While Hasina is seeking re-election for a fourth term as the prime minister, her chief rival, ex-premier Zia, who is reportedly partially paralysed, faces an uncertain future in a Dhaka jail.
The voting started at 8 AM and ended at 4 PM. The results are expected by Monday morning which would be announced by the commission headquarters in the capital, the EC said.
EC officials said they have received over a hundred complaints from candidates throughout the country amid reports of violence.
At least 17 people, including a member of a security agency, have been killed in eight districts in poll-related violence, the Daily Star newspaper reported, with dozens injured. The build-up to the election has already been marred by violence.
Reports said most of the dead were ruling party activists while others were workers of opposition BNP or its allies.
Hasina appeared as the first voter in Dhaka centre from where her nephew and party candidate Fazle Nur Taposh was a contender.
"I'm always confident about our victory in the elections... I trust my people and I know that they will choose us so that they can get a better life in future," she said after casting her vote.
Schools and colleges across Bangladesh were turned into makeshift polling centres for the day while people had begun to line up to cast their vote even before the election opened.
At least 10 candidates - mostly BNP nominees - announced to stay off the polls alleging that their agents were ousted from polling centres by the ruling party workers.

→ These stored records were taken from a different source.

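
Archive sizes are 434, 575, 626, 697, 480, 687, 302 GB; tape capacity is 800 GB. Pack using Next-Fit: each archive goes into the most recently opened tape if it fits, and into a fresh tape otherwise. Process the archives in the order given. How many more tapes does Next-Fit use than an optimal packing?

Next-Fit: [434] [575] [626] [697] [480] [687] [302] → 7 tapes.
6 archives exceed 400 GB (half the capacity), and no two of those can share a tape, so at least 6 tapes are needed.
An optimal packing achieves that bound: [697] [687] [626] [575] [480,302] [434] → 6 tapes.
Excess: 7 − 6 = 1.

1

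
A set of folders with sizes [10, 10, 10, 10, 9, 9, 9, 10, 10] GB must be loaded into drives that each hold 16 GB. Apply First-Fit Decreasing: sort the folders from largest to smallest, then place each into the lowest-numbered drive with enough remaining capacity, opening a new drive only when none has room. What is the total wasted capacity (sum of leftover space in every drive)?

57

Sorted descending: 10, 10, 10, 10, 10, 10, 9, 9, 9.
drive 1: place 10 GB, 6 GB left
drive 2: place 10 GB, 6 GB left
drive 3: place 10 GB, 6 GB left
drive 4: place 10 GB, 6 GB left
drive 5: place 10 GB, 6 GB left
drive 6: place 10 GB, 6 GB left
drive 7: place 9 GB, 7 GB left
drive 8: place 9 GB, 7 GB left
drive 9: place 9 GB, 7 GB left
9 drives × 16 GB = 144 GB; used 87 GB; unused 57 GB.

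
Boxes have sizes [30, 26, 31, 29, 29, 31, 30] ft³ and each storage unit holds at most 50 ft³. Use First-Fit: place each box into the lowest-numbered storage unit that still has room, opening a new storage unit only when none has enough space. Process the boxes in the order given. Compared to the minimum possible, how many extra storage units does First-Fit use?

0

First-Fit: [30] [26] [31] [29] [29] [31] [30] → 7 storage units.
7 boxes exceed 25 ft³ (half the capacity), and no two of those can share a storage unit, so at least 7 storage units are needed.
So 7 is already optimal.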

BNP's Ruhul Kabir Rizvi alleged that polling centres are being occupied across the country, the party's agents are being driven out and that its supporters and activists are facing violence.

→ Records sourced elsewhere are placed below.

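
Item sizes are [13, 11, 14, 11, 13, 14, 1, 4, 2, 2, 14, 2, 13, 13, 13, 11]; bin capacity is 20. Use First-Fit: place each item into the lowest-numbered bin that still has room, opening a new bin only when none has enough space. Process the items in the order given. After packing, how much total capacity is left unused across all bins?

13 → bin 1 (remaining 7)
11 → bin 2 (remaining 9)
14 → bin 3 (remaining 6)
11 → bin 4 (remaining 9)
13 → bin 5 (remaining 7)
14 → bin 6 (remaining 6)
1 → bin 1 (remaining 6)
4 → bin 1 (remaining 2)
2 → bin 1 (remaining 0)
2 → bin 2 (remaining 7)
14 → bin 7 (remaining 6)
2 → bin 2 (remaining 5)
13 → bin 8 (remaining 7)
13 → bin 9 (remaining 7)
13 → bin 10 (remaining 7)
11 → bin 11 (remaining 9)
11 bins × 20 = 220; used 151; unused 69.

69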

"From the picture we have received, this is a violent election. We are seeing a one-sided election environment conducted at the whims of the government. This paints a clear picture that they want to ensure a favourable result through a one-sided contest," Rizvi said.

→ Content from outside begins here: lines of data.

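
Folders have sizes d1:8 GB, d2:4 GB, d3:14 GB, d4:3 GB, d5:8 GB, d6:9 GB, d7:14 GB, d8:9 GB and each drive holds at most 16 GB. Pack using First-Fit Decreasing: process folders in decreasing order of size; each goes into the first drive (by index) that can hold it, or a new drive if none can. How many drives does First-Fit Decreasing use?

Sorted descending: 14, 14, 9, 9, 8, 8, 4, 3.
Put 14 GB in drive 1; 2 GB remain.
Put 14 GB in drive 2; 2 GB remain.
Put 9 GB in drive 3; 7 GB remain.
Put 9 GB in drive 4; 7 GB remain.
Put 8 GB in drive 5; 8 GB remain.
Put 8 GB in drive 5; 0 GB remain.
Put 4 GB in drive 3; 3 GB remain.
Put 3 GB in drive 3; 0 GB remain.

5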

Veteran lawyer Kamal Hossain, who leads main opposition alliance National Unity Front (NUF) with BNP as its key partner, said "the overall environment is not bad" with huge turnout of voters.
The Jatiya Oikya Front or NUF is a coalition of four parties - Gono Forum, BNP, Jatiya Samajtantrik Dal-JSD, Nagorik Oikya and Krishak Sramik Janata League.
Over 600,000 security personnel including several thousand soldiers and paramilitary border guards were deployed across the nation for the election in which 10.41 crore people were eligible to vote.
According to eyewitnesses, posters bearing the ruling party's "boat" symbol outnumbered those of the main opposition's "sheaf of paddy". BNP earlier said intimidation and police harassment kept their activists away from the campaign and polling process.
"Barring some unwanted incidents, the polling so far was smooth and peaceful...We could tell you at the end of the day if the election was participatory," Chief Election Commissioner Nurul Huda said.
Citing security reasons, authorities temporarily blocked mobile data services and slowed down the internet.
Meanwhile, Bangladesh's private Jamuna TV has been taken off the air. Channel's chief news editor Fahim Ahmed said private cable operators stopped broadcasting their transmission without giving any reason and "so no one in Bangladesh now can see our channel due to the blackout."
An online newspaper quoting cable operators, however, reported that they stopped Jamuna's broadcast due to technical glitches. The channel is owned by an independent candidate in the polls with an influential businessman from the ruling party being her rival.
The 11th parliamentary poll is the first fully competitive general election in a decade since 2008 while it is widely expected to be won by the Awami League of Hasina, who is likely to be the country's first premier for a fourth term.
Zia, serving a 10-year prison term on graft charges, has been barred from contesting the polls while her son Tarique Rahman is living in London in self exile.